Si tratta di una legge che permetterebbe al Regno Unito di rivedere unilateralmente le regole contenute nel Withdrawal Agreement relative al confine Irlandese, e che ha generato la censura dei due ex inquilini di Downing Street, David Cameron e Theresa May, per quella che potrebbe rappresentare una violazione del diritto internazionale. La reazione della Ue non si è fatta attendere, mentre si è ancora in attesa del suo passaggio alla House of Lords, con l’invio a Londra di una lettera di messa in mora per aver violato l’obbligo, previsto dall’art. 5 dello stesso Withdrawal Agreement, di agire in buona fede durante il periodo di transizione che scadrà il 31 dicembre di quest’anno. Si tratta evidentemente dell’inizio di un procedimento di infrazione nei confronti del Regno Unito.
Eppure, quella che potrebbe sembrare la chiusura del dialogo tra le due sponde della Manica e la premessa di una uscita senza un accordo per il post-Brexit in realtà non lo è.

I negoziati proseguono, e quanto accaduto in queste ultime ore rappresenta, almeno per il momento, una ulteriore attestazione delle rispettive posizioni al tavolo della trattativa.

Boris Johnson, d’altronde, lo ha detto chiaramente. Per il Regno Unito l’Internal Market Bill rappresenta, oltre che una assicurazione per un eventuale scenario no-deal, anche un modo per togliere alla Ue, nel corso delle trattative, lo strumento di pressione rappresentato dal protocollo sul confine irlandese mai del tutto accettato da larga parte dell’opinione pubblica britannica.

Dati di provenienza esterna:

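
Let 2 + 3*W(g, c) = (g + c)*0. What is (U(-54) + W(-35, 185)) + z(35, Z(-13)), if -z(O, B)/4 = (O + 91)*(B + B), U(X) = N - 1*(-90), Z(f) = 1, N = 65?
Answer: -2561/3 ≈ -853.67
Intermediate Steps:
W(g, c) = -2/3 (W(g, c) = -2/3 + ((g + c)*0)/3 = -2/3 + ((c + g)*0)/3 = -2/3 + (1/3)*0 = -2/3 + 0 = -2/3)
U(X) = 155 (U(X) = 65 - 1*(-90) = 65 + 90 = 155)
z(O, B) = -8*B*(91 + O) (z(O, B) = -4*(O + 91)*(B + B) = -4*(91 + O)*2*B = -8*B*(91 + O))
(U(-54) + W(-35, 185)) + z(35, Z(-13)) = (155 - 2/3) - 8*1*(91 + 35) = 463/3 - 8*1*126 = 463/3 - 1008 = -2561/3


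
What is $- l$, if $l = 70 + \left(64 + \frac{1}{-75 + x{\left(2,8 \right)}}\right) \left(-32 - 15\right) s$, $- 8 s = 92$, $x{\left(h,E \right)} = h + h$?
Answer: $- \frac{4920923}{142} \approx -34654.0$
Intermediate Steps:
$x{\left(h,E \right)} = 2 h$
$s = - \frac{23}{2}$ ($s = \left(- \frac{1}{8}\right) 92 = - \frac{23}{2} \approx -11.5$)
$l = \frac{4920923}{142}$ ($l = 70 + \left(64 + \frac{1}{-75 + 2 \cdot 2}\right) \left(-32 - 15\right) \left(- \frac{23}{2}\right) = 70 + \left(64 + \frac{1}{-75 + 4}\right) \left(-47\right) \left(- \frac{23}{2}\right) = 70 + \left(64 + \frac{1}{-71}\right) \left(-47\right) \left(- \frac{23}{2}\right) = 70 + \left(64 - \frac{1}{71}\right) \left(-47\right) \left(- \frac{23}{2}\right) = 70 + \frac{4543}{71} \left(-47\right) \left(- \frac{23}{2}\right) = 70 - - \frac{4910983}{142} = 70 + \frac{4910983}{142} = \frac{4920923}{142} \approx 34654.0$)
$- l = \left(-1\right) \frac{4920923}{142} = - \frac{4920923}{142}$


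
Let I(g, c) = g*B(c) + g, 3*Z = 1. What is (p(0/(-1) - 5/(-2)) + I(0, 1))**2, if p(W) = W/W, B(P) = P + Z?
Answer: 1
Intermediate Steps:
Z = 1/3 (Z = (1/3)*1 = 1/3 ≈ 0.33333)
B(P) = 1/3 + P (B(P) = P + 1/3 = 1/3 + P)
I(g, c) = g + g*(1/3 + c) (I(g, c) = g*(1/3 + c) + g = g + g*(1/3 + c))
p(W) = 1
(p(0/(-1) - 5/(-2)) + I(0, 1))**2 = (1 + (1/3)*0*(4 + 3*1))**2 = (1 + (1/3)*0*(4 + 3))**2 = (1 + (1/3)*0*7)**2 = (1 + 0)**2 = 1**2 = 1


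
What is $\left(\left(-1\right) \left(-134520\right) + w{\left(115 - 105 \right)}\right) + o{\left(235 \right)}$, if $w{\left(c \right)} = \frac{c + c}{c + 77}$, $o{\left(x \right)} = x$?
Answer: $\frac{11723705}{87} \approx 1.3476 \cdot 10^{5}$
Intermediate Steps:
$w{\left(c \right)} = \frac{2 c}{77 + c}$
$\left(\left(-1\right) \left(-134520\right) + w{\left(115 - 105 \right)}\right) + o{\left(235 \right)} = \left(\left(-1\right) \left(-134520\right) + \frac{2 \left(115 - 105\right)}{77 + \left(115 - 105\right)}\right) + 235 = \left(134520 + 2 \cdot 10 \frac{1}{77 + 10}\right) + 235 = \left(134520 + 2 \cdot 10 \cdot \frac{1}{87}\right) + 235 = \left(134520 + \frac{20}{87}\right) + 235 = \frac{11703260}{87} + 235 = \frac{11723705}{87}$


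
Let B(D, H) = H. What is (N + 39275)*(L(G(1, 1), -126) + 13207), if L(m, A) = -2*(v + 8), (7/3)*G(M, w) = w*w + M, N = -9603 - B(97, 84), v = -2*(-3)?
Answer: 389940252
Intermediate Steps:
v = 6
N = -9687 (N = -9603 - 1*84 = -9603 - 84 = -9687)
G(M, w) = 3*M/7 + 3*w²/7 (G(M, w) = 3*(w*w + M)/7 = 3*(w² + M)/7 = 3*(M + w²)/7 = 3*M/7 + 3*w²/7)
L(m, A) = -28 (L(m, A) = -2*(6 + 8) = -2*14 = -28)
(N + 39275)*(L(G(1, 1), -126) + 13207) = (-9687 + 39275)*(-28 + 13207) = 29588*13179 = 389940252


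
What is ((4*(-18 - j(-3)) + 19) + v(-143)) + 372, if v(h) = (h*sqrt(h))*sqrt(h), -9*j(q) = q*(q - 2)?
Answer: 62324/3 ≈ 20775.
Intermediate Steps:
j(q) = -q*(-2 + q)/9 (j(q) = -q*(q - 2)/9 = -q*(-2 + q)/9)
v(h) = h**2 (v(h) = h**(3/2)*sqrt(h) = h**2)
((4*(-18 - j(-3)) + 19) + v(-143)) + 372 = ((4*(-18 - (-3)*(2 - 1*(-3))/9) + 19) + (-143)**2) + 372 = ((4*(-18 - (-3)*(2 + 3)/9) + 19) + 20449) + 372 = ((4*(-18 - (-3)*5/9) + 19) + 20449) + 372 = ((4*(-18 - 1*(-5/3)) + 19) + 20449) + 372 = ((4*(-18 + 5/3) + 19) + 20449) + 372 = ((4*(-49/3) + 19) + 20449) + 372 = ((-196/3 + 19) + 20449) + 372 = (-139/3 + 20449) + 372 = 61208/3 + 372 = 62324/3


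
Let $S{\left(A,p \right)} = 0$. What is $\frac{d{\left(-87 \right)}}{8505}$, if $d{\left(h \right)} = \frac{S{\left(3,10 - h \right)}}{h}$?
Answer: $0$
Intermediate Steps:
$d{\left(h \right)} = 0$ ($d{\left(h \right)} = \frac{0}{h} = 0$)
$\frac{d{\left(-87 \right)}}{8505} = \frac{0}{8505} = 0 \cdot \frac{1}{8505} = 0$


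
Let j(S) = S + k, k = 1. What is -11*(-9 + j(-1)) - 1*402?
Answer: -303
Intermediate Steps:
j(S) = 1 + S (j(S) = S + 1 = 1 + S)
-11*(-9 + j(-1)) - 1*402 = -11*(-9 + (1 - 1)) - 1*402 = -11*(-9 + 0) - 402 = -11*(-9) - 402 = 99 - 402 = -303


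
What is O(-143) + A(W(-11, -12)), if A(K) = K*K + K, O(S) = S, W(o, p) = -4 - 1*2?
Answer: -113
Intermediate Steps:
W(o, p) = -6 (W(o, p) = -4 - 2 = -6)
A(K) = K + K² (A(K) = K² + K = K + K²)
O(-143) + A(W(-11, -12)) = -143 - 6*(1 - 6) = -143 - 6*(-5) = -143 + 30 = -113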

Del resto, in piena emergenza Covid-19, sia Londra che Bruxelles sanno che un accordo equilibrato sarebbe oggi conveniente, o quantomeno ridurrebbe i danni, per entrambe le parti, ma ancora non si trova un’intesa sul tema di fondo rappresentato dall’equilibrio tra indipendenza e integrazione nel post Brexit.

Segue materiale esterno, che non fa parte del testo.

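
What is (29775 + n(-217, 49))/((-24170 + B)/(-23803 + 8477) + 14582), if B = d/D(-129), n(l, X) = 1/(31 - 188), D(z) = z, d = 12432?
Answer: 1540347155066/754451248505 ≈ 2.0417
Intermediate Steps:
n(l, X) = -1/157 (n(l, X) = 1/(-157) = -1/157)
B = -4144/43 (B = 12432/(-129) = 12432*(-1/129) = -4144/43 ≈ -96.372)
(29775 + n(-217, 49))/((-24170 + B)/(-23803 + 8477) + 14582) = (29775 - 1/157)/((-24170 - 4144/43)/(-23803 + 8477) + 14582) = 4674674/(157*(-1043454/43/(-15326) + 14582)) = 4674674/(157*(-1043454/43*(-1/15326) + 14582)) = 4674674/(157*(521727/329509 + 14582)) = 4674674/(157*(4805421965/329509)) = (4674674/157)*(329509/4805421965) = 1540347155066/754451248505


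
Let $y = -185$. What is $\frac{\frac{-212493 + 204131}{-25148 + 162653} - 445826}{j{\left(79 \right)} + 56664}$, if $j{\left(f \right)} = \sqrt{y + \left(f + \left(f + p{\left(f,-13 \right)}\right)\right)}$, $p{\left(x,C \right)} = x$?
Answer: $- \frac{289474241587224}{36791855841185} + \frac{30651656246 \sqrt{13}}{110375567523555} \approx -7.8669$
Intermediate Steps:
$j{\left(f \right)} = \sqrt{-185 + 3 f}$ ($j{\left(f \right)} = \sqrt{-185 + \left(f + \left(f + f\right)\right)} = \sqrt{-185 + \left(f + 2 f\right)} = \sqrt{-185 + 3 f}$)
$\frac{\frac{-212493 + 204131}{-25148 + 162653} - 445826}{j{\left(79 \right)} + 56664} = \frac{\frac{-212493 + 204131}{-25148 + 162653} - 445826}{\sqrt{-185 + 3 \cdot 79} + 56664} = \frac{- \frac{8362}{137505} - 445826}{\sqrt{-185 + 237} + 56664} = \frac{\left(-8362\right) \frac{1}{137505} - 445826}{\sqrt{52} + 56664} = \frac{- \frac{8362}{137505} - 445826}{2 \sqrt{13} + 56664} = - \frac{61303312492}{137505 \left(56664 + 2 \sqrt{13}\right)}$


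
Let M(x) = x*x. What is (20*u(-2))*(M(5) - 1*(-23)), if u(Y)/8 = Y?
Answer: -15360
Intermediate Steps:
M(x) = x²
u(Y) = 8*Y
(20*u(-2))*(M(5) - 1*(-23)) = (20*(8*(-2)))*(5² - 1*(-23)) = (20*(-16))*(25 + 23) = -320*48 = -15360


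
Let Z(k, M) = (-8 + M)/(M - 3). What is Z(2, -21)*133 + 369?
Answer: 12713/24 ≈ 529.71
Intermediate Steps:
Z(k, M) = (-8 + M)/(-3 + M)
Z(2, -21)*133 + 369 = ((-8 - 21)/(-3 - 21))*133 + 369 = (-29/(-24))*133 + 369 = -1/24*(-29)*133 + 369 = (29/24)*133 + 369 = 3857/24 + 369 = 12713/24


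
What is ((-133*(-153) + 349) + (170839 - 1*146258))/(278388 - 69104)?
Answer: 45279/209284 ≈ 0.21635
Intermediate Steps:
((-133*(-153) + 349) + (170839 - 1*146258))/(278388 - 69104) = ((20349 + 349) + (170839 - 146258))/209284 = (20698 + 24581)*(1/209284) = 45279*(1/209284) = 45279/209284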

Come abbiamo già detto anche in altre analisi negli scorsi mesi, è questo il tema che più di ogni altro ha caratterizzato la stessa Brexit negli intendimenti di quegli ambienti britannici che hanno sostenuto dal principio l’uscita del Regno Unito dalla Ue e di cui l’attuale premier è autorevole rappresentante.

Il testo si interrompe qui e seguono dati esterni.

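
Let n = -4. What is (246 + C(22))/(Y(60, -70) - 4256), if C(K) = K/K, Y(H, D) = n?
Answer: -247/4260 ≈ -0.057981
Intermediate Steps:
Y(H, D) = -4
C(K) = 1
(246 + C(22))/(Y(60, -70) - 4256) = (246 + 1)/(-4 - 4256) = 247/(-4260) = 247*(-1/4260) = -247/4260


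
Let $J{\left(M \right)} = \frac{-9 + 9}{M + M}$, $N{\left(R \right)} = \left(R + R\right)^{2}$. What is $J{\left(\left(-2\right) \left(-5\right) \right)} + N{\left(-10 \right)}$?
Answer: $400$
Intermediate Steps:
$N{\left(R \right)} = 4 R^{2}$ ($N{\left(R \right)} = \left(2 R\right)^{2} = 4 R^{2}$)
$J{\left(M \right)} = 0$ ($J{\left(M \right)} = \frac{0}{2 M} = 0 \frac{1}{2 M} = 0$)
$J{\left(\left(-2\right) \left(-5\right) \right)} + N{\left(-10 \right)} = 0 + 4 \left(-10\right)^{2} = 0 + 4 \cdot 100 = 0 + 400 = 400$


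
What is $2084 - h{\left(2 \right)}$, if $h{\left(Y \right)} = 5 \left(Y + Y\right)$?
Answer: $2064$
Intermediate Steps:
$h{\left(Y \right)} = 10 Y$ ($h{\left(Y \right)} = 5 \cdot 2 Y = 10 Y$)
$2084 - h{\left(2 \right)} = 2084 - 10 \cdot 2 = 2084 - 20 = 2064$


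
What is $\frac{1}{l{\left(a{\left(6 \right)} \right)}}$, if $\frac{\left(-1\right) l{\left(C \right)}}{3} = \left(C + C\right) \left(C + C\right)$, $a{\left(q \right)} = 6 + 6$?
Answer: $- \frac{1}{1728} \approx -0.0005787$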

E la posizione di Johnson è chiara, Londra persegue un accordo di libero scambio sulla falsariga del Ceta, l’accordo che l’Ue ha stipulato con il Canada, ma “senza allineamento politico”. Il premier britannico esclude quindi ogni modello di partnership che sia fondata su una stretta integrazione normativa con l’Ue perché vuole garantire al Regno Unito la più ampia flessibilità di decisione sulle proprie regole interne e al contempo la libertà di negoziare, senza i vincoli normativi comunitari, altri accordi di libero scambio con Paesi come Usa, Australia, Giappone e Nuova Zelanda, con cui punta a rafforzare l’integrazione economica.

Sin dal referendum del 2016 d’altronde uno degli obiettivi dei Brexiteers è quello di fare di Londra una sorta di Singapore dell’Atlantico in grado di attrarre capitali da tutto il globo.

L’Ue, d’altro canto, pone come condizione per l’eliminazione o la riduzione di tariffe e quote il raggiungimento di un accordo anche su regole comuni in materie come la protezione dell’ambiente, gli aiuti di Stato e i diritti dei lavoratori. Bruxelles è infatti disponibile ad un accordo ad ampio spettro, che copra un ambito il più largo possibile di settori, ma a patto che siano garantite condizioni di parità, in modo che Londra non acquisisca, una volta non più vincolata alle regole Ue, un vantaggio competitivo nell’attrarre investimenti e partners commerciali da terze economie.

Le prossime settimane ci diranno se dovremo prepararci a rapporti commerciali fondati sulle regole del Wto, e se si passerà dalla trattativa per un Fta complessivo a quelle per accordi su singoli settori come ad esempio quello fondamentale dei servizi finanziari.

Intanto il tempo scorre, il 31 dicembre si avvicina, e nonostante gli accadimenti più o meno eclatanti il nodo di fondo irrisolto sul tavolo delle trattative è sempre lo stesso sin dall’inizio dei negoziati.